Accessibility-Tests in der PraxisBarrieren einreißen
Ausgangspunkt: Zielgruppe
Accessibility-Tests in der Praxis
Accessibility ist heute selten ergebnisorientiert, sondern regelorientiert. Die meisten Webdesigner hangeln sich entlang der Regelwerke und Checklisten des W3C (www.w3.org) oder der deutschen Übertragung, der BITV (www.einfach-fuer-alle.de/artikel/bitv), und erfüllen Prüfpunkte. Das ist natürlich in Ordnung, schließlich sind die allgemeinen Regeln für Accessibility oberster Maßstab für das Siegel »Accessibility-konforme Website«. Diese Regeln und auch die potenziellen Nachfolger muss man allerdings auch kritisch betrachten.
Aber eigentlich dürfen die Regeln nur eine Ausgangsbasis bilden. Sie sind nur der Startpunkt zu barrierefreien oder zumindest barrierearmen Websites. Dieser Artikel geht deswegen einen anderen Weg: Ausgangsbasis ist die Zielgruppe, also alle Menschen, für die eine besser zugängliche Website entstehen soll. Um sich in die Zielgruppe hineinzuversetzen, erfahren Sie mehr über die Vielzahl an Test- und Simulations-Tools und lernen die Hürden kennen, auf die Menschen mit Behinderungen im Web stoßen.
Für wen optimieren?
Accessibility-Tests in der Praxis
Prinzipiell ist die Antwort natürlich klar, für wen man seine Websites optimiert: für alle. Denn genau das ist ja das Ziel von Zugänglichkeit: Barrierefreiheit, das heißt, der Abbau aller Hindernisse.

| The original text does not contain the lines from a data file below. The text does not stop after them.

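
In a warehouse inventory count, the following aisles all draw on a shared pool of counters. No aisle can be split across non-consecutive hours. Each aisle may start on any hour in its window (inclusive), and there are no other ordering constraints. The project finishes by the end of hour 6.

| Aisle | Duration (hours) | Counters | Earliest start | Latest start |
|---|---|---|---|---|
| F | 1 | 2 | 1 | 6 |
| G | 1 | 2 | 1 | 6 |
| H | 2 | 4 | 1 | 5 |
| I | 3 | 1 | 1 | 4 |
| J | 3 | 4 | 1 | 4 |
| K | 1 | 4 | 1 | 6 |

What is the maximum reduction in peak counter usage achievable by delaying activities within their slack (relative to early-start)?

Early-start peak: h1:17  h2:9  h3:5  h4:0  h5:0  h6:0 ⇒ 17.
Leveled (F@1, G@2, H@1, I@3, J@3, K@6): h1:6  h2:6  h3:5  h4:5  h5:5  h6:4 ⇒ 6.
Reduction 17 − 6 = 11.

11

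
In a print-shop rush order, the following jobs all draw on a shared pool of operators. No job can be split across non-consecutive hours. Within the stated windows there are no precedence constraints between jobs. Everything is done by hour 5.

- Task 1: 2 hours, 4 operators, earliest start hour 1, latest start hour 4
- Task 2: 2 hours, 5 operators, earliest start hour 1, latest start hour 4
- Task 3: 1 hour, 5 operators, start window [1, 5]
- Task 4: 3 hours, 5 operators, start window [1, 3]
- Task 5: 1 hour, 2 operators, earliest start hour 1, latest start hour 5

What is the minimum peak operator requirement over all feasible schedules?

Early-start (Task 1@1, Task 2@1, Task 3@1, Task 4@1, Task 5@1) gives peak 21: h1:21  h2:14  h3:5  h4:0  h5:0.
Shift Task 3→3, Task 4→3, Task 5→4.
Schedule Task 1@1, Task 2@1, Task 3@3, Task 4@3, Task 5@4: h1:9  h2:9  h3:10  h4:7  h5:5 — peak 10.

10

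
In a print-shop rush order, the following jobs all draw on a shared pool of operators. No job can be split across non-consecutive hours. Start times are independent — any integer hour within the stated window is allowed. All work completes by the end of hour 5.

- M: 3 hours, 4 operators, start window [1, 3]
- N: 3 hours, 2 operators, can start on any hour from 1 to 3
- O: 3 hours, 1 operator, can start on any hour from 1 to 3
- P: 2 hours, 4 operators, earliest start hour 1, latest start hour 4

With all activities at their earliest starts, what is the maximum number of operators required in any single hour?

Early-start schedule: M@1, N@1, O@1, P@1.
Load per hour: hour 1: 11, hour 2: 11, hour 3: 7, hour 4: 0, hour 5: 0.
Peak is 11.

11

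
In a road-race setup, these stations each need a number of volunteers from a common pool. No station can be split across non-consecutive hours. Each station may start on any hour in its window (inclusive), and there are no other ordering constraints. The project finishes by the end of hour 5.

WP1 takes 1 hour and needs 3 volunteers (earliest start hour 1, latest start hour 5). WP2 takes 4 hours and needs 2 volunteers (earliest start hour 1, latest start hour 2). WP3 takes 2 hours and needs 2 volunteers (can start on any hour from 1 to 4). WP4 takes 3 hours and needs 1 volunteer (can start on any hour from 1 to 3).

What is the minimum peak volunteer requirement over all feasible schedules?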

Etwas defensiver formuliert sollte eine Website möglichst barrierearm sein, also für möglichst viele Menschen problemlos zu erfassen und zu nutzen sein.
Die eigentliche Accessibility-Optimierung geschieht allerdings nicht für alle Nutzer, sondern mit Blickrichtung auf Behinderungen oder Einschränkungen, die sie davon abhalten, eine nicht optimierte Website zu nutzen. Die Grenze ist hier fließend: gute Accessibility-Optimierung kann jedem Surfer zugute kommen, da eine Website dadurch besser navigierbar ist und sich allgemein die Bedienbarkeit erhöht. Auf der anderen Seite sind bei schlecht gemachter Optimierung auch negative Auswirkungen denkbar. Wird beispielsweise ein aussagekräftiges Diagramm aus Accessibility-Gründen in einen komplexen Text umgewandelt, ist damit keinem geholfen. Behalten Sie also immer im Blick, dass eine gute Website für noch mehr Menschen nutzbar werden soll, ohne andere Nutzer einzuschränken.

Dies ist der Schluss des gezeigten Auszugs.